Author:Tony Lurcock [Lurcock, Tony]
Language: eng
Format: epub
ISBN: 9781909585157
Google: xbk-jgEACAAJ
Publisher: CB Editions
Published: 2015-01-15T03:30:12+00:00


Joan and Peggy Webster

Further evidence that Lapland was no longer a male preserve was the journey undertaken by two English girls, Joan and Peggy Webster, whose Footprints in Finland was published in 1940. They were neither adventurers like Ingram, nor professional writers like Sutherland, but describe themselves as ‘two very amateurish travellers’. What they present is a personal, occasionally gauche account of what they saw and did, combined with a lot of rather poorly digested background information. Despite its limitations their book has at times an engaging freshness; they do not mention the Tourist Association, and the photographs are all their own. Their book represents another new voice (or two, rather) among the British travellers.

After some time in Grankulla, where they learned and practiced skiing, and made brief visits to Helsinki, they took the train for the twenty-four-hour journey to Kauliranta in the company of a German girl, Kirre Henschel, who was fluent in English and Finnish. They observed characteristic details not always noted by other travellers:

it is the custom of the inhabitants of these northern towns to use the station restaurants in the evening as social gathering places. There we saw girls dressed in their best clothes conversing with older women, children, and men over beer and coffee.

From Kauliranta, ‘a scrubby little station with one restaurant building, a station office, and a few odd sheds’, they took the post bus north to Muonio. Like Sutherland, they provide vivid descriptions of the idiosyncrasies of this mode of transport:

The post-bus had all good intentions of departing at half-past one, but whether it left then or an hour later did not seem to trouble either the driver or the passengers.

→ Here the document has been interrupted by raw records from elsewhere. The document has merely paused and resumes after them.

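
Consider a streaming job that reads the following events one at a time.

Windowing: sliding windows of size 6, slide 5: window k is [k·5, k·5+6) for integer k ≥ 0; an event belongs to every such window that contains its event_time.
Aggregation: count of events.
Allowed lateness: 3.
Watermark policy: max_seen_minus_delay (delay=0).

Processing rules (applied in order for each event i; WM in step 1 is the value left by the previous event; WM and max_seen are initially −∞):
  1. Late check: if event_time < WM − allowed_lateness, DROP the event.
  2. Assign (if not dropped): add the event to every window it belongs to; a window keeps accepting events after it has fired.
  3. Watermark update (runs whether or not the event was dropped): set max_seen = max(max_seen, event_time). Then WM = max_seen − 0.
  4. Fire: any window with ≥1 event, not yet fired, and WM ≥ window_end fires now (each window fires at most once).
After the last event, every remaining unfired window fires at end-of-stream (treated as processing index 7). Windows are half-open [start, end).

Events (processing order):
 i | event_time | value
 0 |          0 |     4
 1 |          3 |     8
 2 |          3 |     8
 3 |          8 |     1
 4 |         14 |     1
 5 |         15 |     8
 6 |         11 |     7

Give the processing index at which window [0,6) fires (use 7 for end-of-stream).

3

i=0 t=0 v=4: → [0,6); WM=0
i=1 t=3 v=8: → [0,6); WM=3
i=2 t=3 v=8: → [0,6); WM=3
i=3 t=8 v=1: → [5,11); WM=8; [0,6) fires=3
i=4 t=14 v=1: → [10,16); WM=14; [5,11) fires=1
i=5 t=15 v=8: → [15,21),[10,16); WM=15
i=6 t=11 v=7: DROP (t<15-3); WM=15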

This may have been a matter of mutual understanding and, perhaps, even consideration, for long after the driver was safely installed and the engine ticking over patiently, all sorts of odd people – mainly ‘friends and relations’ – continued to pile in at haphazard, how, when, and where they liked. The last comers, looking rather disgruntled, seated themselves disconsolately on the conglomeration of rucksacks piled up behind the partition . . .

At long last the driver, without the slightest warning, jammed his foot on the accelerator, the passengers rose as one man from their seats, and we were off – very nearly off the road, for the bus skidded wickedly on the frozen surface. We had had our warning of ‘things to come,’ but in common fairness to the man at the wheel it must be said that he was a splendid driver up against difficult circumstances. The road was nothing but a glittering sheet of ice in some parts ; in others the surface was rudely broken by blocks of ice and deeply furrowed where the snow was soft.

There were two stops for coffee, bread and ginger biscuits on the eight-hour journey. The second of these was at Kolari, where ‘not a little amusement was caused by the postman, an extraordinarily ugly youth, producing from his pocket a broken mirror and a piece of haircomb’.